Research Work and Legacy of B.Ya. Spivakov, Corresponding Member of the Russian Academy of Sciences
摘要
Professor Boris Yakovlevich Spivakov (May 19, 1941—April 08, 2022), Doctor of Chemical Sciences and Corresponding Member of the Russian Academy of Sciences, was a prominent scientist in analytical chemistry who made a substantial contribution to the development of liquid extraction theory and to the expansion of its applications. He led a series of studies on the extraction of water-soluble metal complexes in aqueous two-phase systems based on water-soluble polymers. At the Laboratory of Preconcentration Methods at the Vernadsky Institute of Geochemistry and Analytical Chemistry of the Russian Academy of Sciences, which he directed from 1990 to 2016, researchers actively advanced both the theory and practical applications of membrane filtration, solid-phase extraction, and liquid chromatography with a free stationary phase.
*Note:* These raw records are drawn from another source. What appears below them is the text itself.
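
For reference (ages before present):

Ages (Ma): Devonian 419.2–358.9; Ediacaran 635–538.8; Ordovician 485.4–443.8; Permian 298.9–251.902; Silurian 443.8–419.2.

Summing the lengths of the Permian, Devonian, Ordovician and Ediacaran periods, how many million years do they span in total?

245.098 million years

Each duration: Permian = 46.998; Devonian = 60.3; Ordovician = 41.6; Ediacaran = 96.2.
Sum: 46.998 + 60.3 + 41.6 + 96.2 = 245.098 Myr.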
Spivakov also proposed a comprehensive set of methods for the fractionation, investigation, and analysis of nano- and microparticles of natural and anthropogenic origin. He authored more than 300 scientific papers, inventions, and monographs. In 1986, he received the L.A. Chugaev Prize of the USSR Academy of Sciences for a series of works on complex formation in extraction, and in 2004, he received the V.G. Khlopin Prize of the Russian Academy of Sciences for developing new methods for the separation and concentration of substances to address analytical, preparative, and technological problems in radiochemistry. This article presents bibliographic information and an overview of the diverse scientific contributions of B.Ya. Spivakov.